Philippe arrive une petite demi-heure plus tard et lorsque la roche commence à se colorer en jaune la séance photo peut commencer jusqu’à ce que les derniers rayons viennent frapper les badlands en arrière plan. Ce moment aura été intense et riche en belles photos. Le soleil est parti se coucher et il est temps de retourner à la voiture. J’allume donc mon GPS, fixe le cap à suivre et en route pour les 2.3km qui nous sépare de la voiture.

 

Je prends de l’avance puisque Philippe continue à prendre des photos de hoodoos en contre jour et ferais le trajet seul en coupant au plus court. J’arrive finalement à la voiture en seulement 30 minutes et en utilisant la lampe torche que sur la fin, Philippe arrivant quant à lui un peu plus tard, car il aime marcher tranquillement au crépuscule et après. Le repas sera pris à la lumière de la frontale et une fois que Philippe a monté la tente, j’entame la nuit qui risque d’être longue. Trouvant qu’il ne fait pas froid, je décide de ne pas utiliser le duvet mais finalement je me réveillerais en pleine nuit pour me glisser dedans car la température est un peu limite.

Jour 8 : Bisti Badlands -> Albuquerque

La nuit a été longue et le baladeur MP3 un bon compagnon pour passer le temps. Je passe la tête dehors vers 6h30 et je vois un SUV arriver avec 4 japonais à bord bardés de matériel haut de gamme. Ils ne parlent par très bien anglais mais on arrive à comprendre que c’est la 3ème fois qu’ils viennent sur place et qu’ils veulent aller à eggs factory pour le lever de soleil ce qui semble déjà un peu tard. De mon côté, pendant que Philippe range sa « chambre » dans l’arrière du SUV, je prends mon petit déjeuner sur la Glacière avant de nous diriger vers le groupe de Hoodoos à quelques centaines de mètres vers l’Ouest.

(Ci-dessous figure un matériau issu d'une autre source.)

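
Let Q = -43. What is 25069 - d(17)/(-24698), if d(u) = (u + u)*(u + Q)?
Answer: 309576639/12349 ≈ 25069.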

Le ciel est couvert mais le soleil arrive par moment à percer et à éclairer ces Hoodoos dont certains ont des formes originales comme « the Camel » ou « The Bird ». Me balader dans cet endroit lunaire avec « breathe in the air » de Pink Floyd dans les oreilles me procure un plaisir certain et tout le répertoire psychédélique y passe.

 
 

Il est temps de ranger le campement non sans avoir au préalable pris une photo de ce camp de fortune. Je reviendrais dans cet endroit avec Lysiane qui aime ce genre de lieux mais ce ne sera pas en campant sur le parking…

La route est maintenant longue jusqu’à El Malpais, notre lieu d’exploration pour l’après midi. Arrivés sur place on commence par une grotte sans grand intérêt où l’on s’essaye à la photo style spéléo mais le résultat n’est pas terrible. On décide donc de prendre la piste de « chain of craters ». Quelques miles après le début, stop pour faire un bout de la rando des seven bridges. Le sentier est en fait un lit de lave et mène à une rim au bord de laquelle il y a une successions de 7 ponts naturels de lave. Nous n’en verrons que 3 au total et c’est assez spectaculaire.

 

La descente dans le canyon est casse gueule mais j’y vais quand même suivi par Philippe pour avoir un point de vue avec une succession de 2 ponts. Le reste de la piste est longue, sans intérêt et le temps file vite. Il faut que l’on trace sur la route pour être à ‘La Ventana’ arch avant qu’elle ne soit entièrement à l’ombre.

 

Arrivés sur le parking, on monte sur le sentier jusqu’au pied de l’arche, celle ci est spectaculaire et massive. De retour à la voiture, l’arche est déjà à moitié dans l’ombre. Sur la route Philippe tient alors à faire une photo des Narrows mais l’omniprésence des barbelés le long de la route l’en empêchera. Juste le temps de faire quelques miles vers le Nord et nous voici à Sandstone Bluffs Overlook pour assister sous un vent glacial au coucher de soleil.

 

La journée a été bien remplie une fois de plus mais il reste encore de la route jusqu’à Albuquerque et celle ci sera interminable en raison d ’un bouchon sur l’autoroute qui nous fera perdre une heure. Pour ne rien arranger, nous mettrons un temps certain à trouver notre motel 6. Après une douche bien méritée après ces deux jours de camping, il faut trouver un resto ouvert à 22h30. Ce sera finalement un steakhouse bon marché en bordure de l’interstate où la nourriture est excellente et la bière maison de qualité.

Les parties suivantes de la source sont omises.